Toquei-lhe levemente no pulso, que estava também húmido e frio.

– Eu garantirei o tratado. Prometo.

– Certifique-se de que ele morre católico. – Abriu novamente os olhos, por breves instantes, e fixou-os em mim com expressão urgente, como que para garantir que eu compreendia que isso era o mais importante. – Certifique-se.

Foram as últimas palavras que pronunciou.

Morreu uma interminável hora depois, em agonia – tamanha agonia. Tal como era costume, toda a corte se reuniu para a ver morrer. Enquanto os que estavam mais perto dela choravam, os que se encontravam mais ao fundo da sala – principalmente os homossexuais preferidos do seu marido, que nunca tinham gostado dela – continuaram a trocar mexericos e a fazer intrigas, tão naturalmente como se estivessem a assistir a um bailado. Só quando o próprio rei apareceu e se veio ajoelhar à cabeceira da cunhada é que a atmosfera se tornou mais digna. Os mesmos cortesãos que minutos antes trocavam piadas e riam, competiam agora entre si para chorarem com tanta tristeza como o seu monarca.

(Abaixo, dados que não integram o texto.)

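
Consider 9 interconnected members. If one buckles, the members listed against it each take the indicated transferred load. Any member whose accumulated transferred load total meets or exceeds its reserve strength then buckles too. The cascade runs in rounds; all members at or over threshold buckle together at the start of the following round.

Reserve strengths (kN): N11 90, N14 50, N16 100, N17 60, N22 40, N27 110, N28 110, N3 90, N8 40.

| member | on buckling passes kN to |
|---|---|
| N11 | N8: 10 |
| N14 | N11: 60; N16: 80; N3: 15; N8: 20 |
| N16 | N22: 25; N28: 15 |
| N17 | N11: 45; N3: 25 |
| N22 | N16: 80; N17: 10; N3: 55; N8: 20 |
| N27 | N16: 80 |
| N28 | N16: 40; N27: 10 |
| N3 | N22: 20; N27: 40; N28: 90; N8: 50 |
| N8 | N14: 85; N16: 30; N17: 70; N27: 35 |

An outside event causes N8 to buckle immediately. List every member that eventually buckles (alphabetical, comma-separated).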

Depois de o corpo dela ser levado, Luís, de olhos sombrios, chamou-me aos seus aposentos privados.

– Foi veneno? – quis saber.

– Vossa Majestade, creio que não. Eu própria bebi do copo de água de chicória dela, depois, e não sofri quaisquer efeitos nocivos.

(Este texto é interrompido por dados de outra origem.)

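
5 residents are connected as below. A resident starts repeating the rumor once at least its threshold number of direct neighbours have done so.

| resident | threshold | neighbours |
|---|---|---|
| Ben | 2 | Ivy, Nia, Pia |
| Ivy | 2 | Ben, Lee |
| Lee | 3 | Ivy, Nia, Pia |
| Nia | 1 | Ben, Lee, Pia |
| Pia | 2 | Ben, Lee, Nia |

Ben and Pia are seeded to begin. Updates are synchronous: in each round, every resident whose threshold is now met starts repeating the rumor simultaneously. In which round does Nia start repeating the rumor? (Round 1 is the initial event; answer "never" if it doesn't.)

2

Round 1 — Ben, Pia start repeating the rumor (initial).
Round 2 — checking thresholds:
  Ivy: 1 of 2 neighbours < 2, below threshold.
  Lee: 1 of 3 neighbours < 3, below threshold.
  Nia: 2 of 3 neighbours ≥ 1, starts repeating the rumor.
Round 3 — no new spreads; cascade stops.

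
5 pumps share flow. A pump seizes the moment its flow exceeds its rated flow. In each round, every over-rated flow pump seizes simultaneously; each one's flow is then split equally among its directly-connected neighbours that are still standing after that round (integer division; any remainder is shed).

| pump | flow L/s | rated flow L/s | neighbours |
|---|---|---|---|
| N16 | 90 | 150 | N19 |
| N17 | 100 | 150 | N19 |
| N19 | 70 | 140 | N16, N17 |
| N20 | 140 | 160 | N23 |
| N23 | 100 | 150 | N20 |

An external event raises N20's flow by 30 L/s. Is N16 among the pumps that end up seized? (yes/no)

Round 1 — N20 at 170 > 160. N20 seizes.
  N20 sheds 170 L/s to N23: 170 each.
    N23: 100+170 = 270 > 150
Round 2 — N23 seizes.
  N23 sheds 270 L/s: no online neighbours, lost.
No further seizures.

no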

– Bom, talvez os médicos possam dizer-nos mais amanhã. – Suspirou. – Obrigado, Louise.

Apesar do que eu dissera, os rumores recusaram-se a desaparecer. Era do conhecimento comum que Madame temia ser envenenada e que estava em conflito com o marido. Aqueles que sabiam que ela estivera envolvida em trabalho diplomático contra os Holandeses estavam ainda mais inclinados para acreditar em crime.

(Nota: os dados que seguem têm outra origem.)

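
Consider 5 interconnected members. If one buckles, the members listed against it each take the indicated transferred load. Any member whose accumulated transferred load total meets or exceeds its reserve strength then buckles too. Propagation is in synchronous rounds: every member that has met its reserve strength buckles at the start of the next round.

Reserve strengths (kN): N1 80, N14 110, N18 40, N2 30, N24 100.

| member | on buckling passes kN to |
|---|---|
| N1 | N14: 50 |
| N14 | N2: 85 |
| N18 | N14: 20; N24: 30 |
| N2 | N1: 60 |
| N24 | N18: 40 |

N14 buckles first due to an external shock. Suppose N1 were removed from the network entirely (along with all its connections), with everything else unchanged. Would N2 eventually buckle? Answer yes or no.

yes

With N1 removed:
Round 1 — N14 buckles (initial).
  N2: +85 → 85 ≥ 30
Round 2 — N2 buckles.
No further bucklings.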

Pela minha parte, a morte dela deixou-me devastada. Não só perdera a mulher que idolatrava – a pessoa mais bondosa, inteligente e doce do mundo – como perdera também a minha patroa, a minha protectora e o meu lugar na corte. O projecto para o qual tanto trabalháramos estava também arruinado, pois os rumores rapidamente chegaram à corte inglesa: as notícias da dor terrível de Carlos e das suas próprias suspeitas chegaram até nós pelos mesmos meios. Também não ajudou nada quando o abade Bossuet, que pregou na sua cerimónia fúnebre, disse que ela fora «assassinada».